Yes, supply and demand will equate, they usually do, but at what price?

It might also be useful to realize that without those 'government machinations' there would not have been a nuclear industry, or a solar industry and it's allowing other industries to externalize large cost on society (fine particle pollution, climate change) relatively unhampered or even subsidized.
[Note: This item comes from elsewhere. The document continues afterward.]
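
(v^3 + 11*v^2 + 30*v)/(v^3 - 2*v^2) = (v^2 + 11*v + 30)/(v*(v - 2))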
So price isn't even the only metric, you also have to think about what cost are covered in that price.


RE: The bigger energy picture - Stavros - 08-04-2013

It's my understanding that a lot of oil was stockpiled in the strategic reserves of several countries, especially China, a few years ago.
Now that they have cut back on those purchases the current oil "demand" is from consumers only.

ie ... I believe that overall worldwide consumer oil demand has increased modestly over the past several years but total oil demand has not increased as a result of lower strategic reserves purchases.

http://www.ft.com/cms/s/0/c7090954-347d-11e2-8b86-00144feabdc0.html#axzz2azorH7tQ

November 23, 2012 7:02 am

China stops filling strategic oil reserve


RE: The bigger energy picture - Movieguy - 08-04-2013

Great, insightful article, Admin.


RE: The bigger energy picture - admin - 08-04-2013

Yea, Pritchard usually comes up with something interesting, Movie.

With respect to China, who knows what's really going on there. There is some debate to what extent their figures are reliable, as these are not always internally consistent (that is, high growth but stagnation in electricity use and stuff like that).